Russian does not have articles, so children, groves, fences, and other objects Brodsky has in mind, are all somewhere between “the” and “a”, somewhere vaguely undefined. You would never know if he is there physically present listening to specific children singing or he has some abstract children in mind. The same thing can be said about tenses: Russian does not make a distinction between continuous present and simple present tense. So, you cannot know a difference between “is singing” and “sings,” unless the speaker intentionally uses another way of specifying this distinction. And of course, poets like to keep it vague. Much of Russian poetic expression is derived from this grammatical vagueness of the language itself. English is a lot more specific about the definite/indefinite status of its nouns, and is enormously more precise about the timing of any event. Yet English poets seems to be much more concerned about the sound, about alliterations, internal rhyming, half-rhyming, etc.

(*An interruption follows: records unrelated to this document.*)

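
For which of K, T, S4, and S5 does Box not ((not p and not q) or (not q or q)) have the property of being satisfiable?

T-tableau for the formula:
1. Box not ((not p and not q) or (not q or q)), u
2. not ((not p and not q) or (not q or q)), u
3. not (not p and not q), u
4. not (not q or q), u
5. q, u
6. not q, u
Accessibility: uRu
Branch closes: q and not q both at u.
Every branch closes (one shown): unsatisfiable in T, hence also in S4, S5 (every S4/S5-frame is a T-frame).
K-tableau for the formula:
1. Box not ((not p and not q) or (not q or q)), u
Complete open branch: satisfiable in K.

K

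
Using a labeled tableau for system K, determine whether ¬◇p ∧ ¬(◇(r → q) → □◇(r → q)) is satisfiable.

1. ¬◇p ∧ ¬(◇(r → q) → □◇(r → q)), u
2. ¬◇p, u   [∧-rule on 1]
3. ¬(◇(r → q) → □◇(r → q)), u   [∧-rule on 1]
4. ◇(r → q), u   [¬→-rule on 3]
5. ¬□◇(r → q), u   [¬→-rule on 3]
6. r → q, v   [◇-rule on 4: fresh world v, uRv]
7. ¬p, v   [¬◇-rule on 2 via uRv]
8. q, v   [→-rule on 6 (branches; this branch)]
9. ¬◇(r → q), w   [¬□-rule on 5: fresh world w, uRw]
10. ¬p, w   [¬◇-rule on 2 via uRw]
Accessibility: uRv, uRw

Satisfiable (open branch found)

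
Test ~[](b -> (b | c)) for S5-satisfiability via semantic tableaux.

No, unsatisfiable

1. ~[](b -> (b | c)), w0
2. ~(b -> (b | c)), w1   [~[]-rule on 1: fresh world w1, w0Rw1]
3. b, w1   [~->-rule on 2]
4. ~(b | c), w1   [~->-rule on 2]
5. ~b, w1   [~|-rule on 4]
6. ~c, w1   [~|-rule on 4]
Accessibility: w0Rw0, w0Rw1, w1Rw0, w1Rw1
Branch closes: b and ~b both at w1.
All branches of the tableau close; one closing branch shown above.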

As a more or less bilingual person, I always struggle with the limits and possibilities that both languages have. Certain things cannot be said economically in one of the languages. I don’t believe in the Sapir–Whorf hypothesis. All people think alike, and anything can be said in any language. However, certain things just sound much better in one language than in another. Here is a couple of examples: try to speak and write for a week without ever using such common words as “issue”, “sophisticated,” “challenge” or “proficient.” Yet all these words are lacking in Russian language. I mean, you can express the same ideas, using different words in different context, but just try avoiding use of these four words. I can give a long list of reverse examples, where a handy Russian word just does not have an equivalent in English.

I have learned to tolerate these linguistic limits, and to work around them. It strikes me that not only in speaking, but in the rest of out lives, we operate within a set of certain limits. Monolingual people often fail to perceive the profound weirdness of their only language, because they have nothing to compare it to. Similarly, people who used to working and living in similar cultural and social systems fail to recognize the implied limits of those systems, but also the unique opportunities the systems provide. Moreover, when exposed to another language or culture, many see difference in terms of hierarchy, and just have to say which one is better and which is worse. How do we get to understand difference without pecking order? One useful exercise is to translate a poem. Another is to see what can and what cannot be done in YOUR organization or culture, and what can and cannot be done if things were otherwise.